An Alternative Take On BNPL Rings In Its New Era On The Public Markets

Omnichannel lease-purchase platform Katapult officially opened the trading day on the NASDAQ market (July 8th), ringing in its new life as a publicly-traded firm on the stock exchange.

“We are excited about the opportunity to celebrate this accomplishment and ring the Opening Bell on Nasdaq,” CEO Orlando Zayas said.

While Katapult was officially (and literally) ringing in its new public existence this week, the firm is not quite new to the public markets — the bell-ringing followed Katapult’s first day of trading by about a month.
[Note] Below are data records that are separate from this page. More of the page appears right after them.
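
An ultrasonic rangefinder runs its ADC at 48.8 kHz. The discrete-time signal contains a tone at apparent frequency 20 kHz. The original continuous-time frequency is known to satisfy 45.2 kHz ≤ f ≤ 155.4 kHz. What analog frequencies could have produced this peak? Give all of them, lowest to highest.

68.8 kHz, 77.6 kHz, 117.6 kHz, 126.4 kHz

Frequencies that alias to 20 kHz are k·fs ± 20 kHz for integer k ≥ 0.
k=0: 20 kHz.
k=1: 28.8 kHz, 68.8 kHz.
k=2: 77.6 kHz, 117.6 kHz.
k=3: 126.4 kHz, 166.4 kHz.
k=4: 175.2 kHz, 215.2 kHz.
Within [45.2 kHz, 155.4 kHz]: 68.8 kHz, 77.6 kHz, 117.6 kHz, 126.4 kHz.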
In early June, Katapult Holdings Inc. and SPAC FinServ Acquisition Corp.  closed the merger they’d announced as 2020 was coming to an end.  As of June 9, 2021, the combined company — Katapult Holdings Inc. — was officially in existence and ready to head off to the NASDAQ exchange for trading with a new billion-dollar valuation in hand.

What Makes Katapult Different

Katapult is a lease-to-own product that resembles BNPL offerings in many ways, Zayas told Webster in an interview shortly before the firm went public, but it is designed to be more flexible than the 3-4 installment model that most BNPL firms feature and is meant to target the sub-prime consumers that many mainstream BNPL offering tend to leave behind.
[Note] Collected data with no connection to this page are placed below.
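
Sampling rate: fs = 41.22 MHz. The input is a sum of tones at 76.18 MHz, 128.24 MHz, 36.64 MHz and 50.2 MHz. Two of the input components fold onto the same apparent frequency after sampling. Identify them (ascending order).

fs/2 = 20.61 MHz.
76.18 MHz mod fs = 34.96 MHz.
34.96 MHz > fs/2 = 20.61 MHz, folds to fs − 34.96 MHz = 6.26 MHz.
128.24 MHz mod fs = 4.58 MHz.
4.58 MHz ≤ fs/2 = 20.61 MHz, appears at 4.58 MHz.
36.64 MHz > fs/2 = 20.61 MHz, folds to fs − 36.64 MHz = 4.58 MHz.
50.2 MHz mod fs = 8.98 MHz.
8.98 MHz ≤ fs/2 = 20.61 MHz, appears at 8.98 MHz.
36.64 MHz and 128.24 MHz both map to 4.58 MHz.

36.64 MHz, 128.24 MHz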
It’s not a competitor product, Zayas noted, so much as it is designed to be a complimentary one created to cover the ground BNPL as we know it tends to leave bare.
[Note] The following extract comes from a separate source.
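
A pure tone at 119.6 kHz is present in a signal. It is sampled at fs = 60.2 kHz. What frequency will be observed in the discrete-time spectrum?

119.6 kHz mod fs = 59.4 kHz.
59.4 kHz > fs/2 = 30.1 kHz, folds to fs − 59.4 kHz = 0.8 kHz.

0.8 kHz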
“We’ve had to learn how to tailor our models to better capture that data, make a determination on that consumer within five seconds and do it the right way so we [mitigate risk],” Zayas said. That’s a tall order, especially with the limited data the firm has to render such decisions — but it’s also a big opportunity, because BNPL market leaders are aware that “they aren’t addressing the non-prime consumer very well,” he noted.

Katapult, he said, is designed for those non-prime consumers — and as a result, he noted, they tend to see a really high repeat rate on the platform, with some 45 percent of their consumers coming back after that first purchase.  The company’s strength, Zayas said, lies in its ability to get customers the big-ticket items they need fairly immediately, from appliances to tires, in a way they can afford and manage.

“If your refrigerator breaks down and you’ve got three kids, you can’t wait until your next paycheck to hopefully buy a new one. And if you don’t have the credit access to put it on a private-label credit card, you surely aren’t going to take a refrigerator and split it over four payments,” Zayas pointed out.

Now that Katapult is a public company, he told Webster, the firm has officially started the “next phase of its evolution.”  It’s one that will let the firm forge new partnerships and will open up capital markets to provide access to cheaper money, which in turn could allow it to develop new products for its non-prime consumers.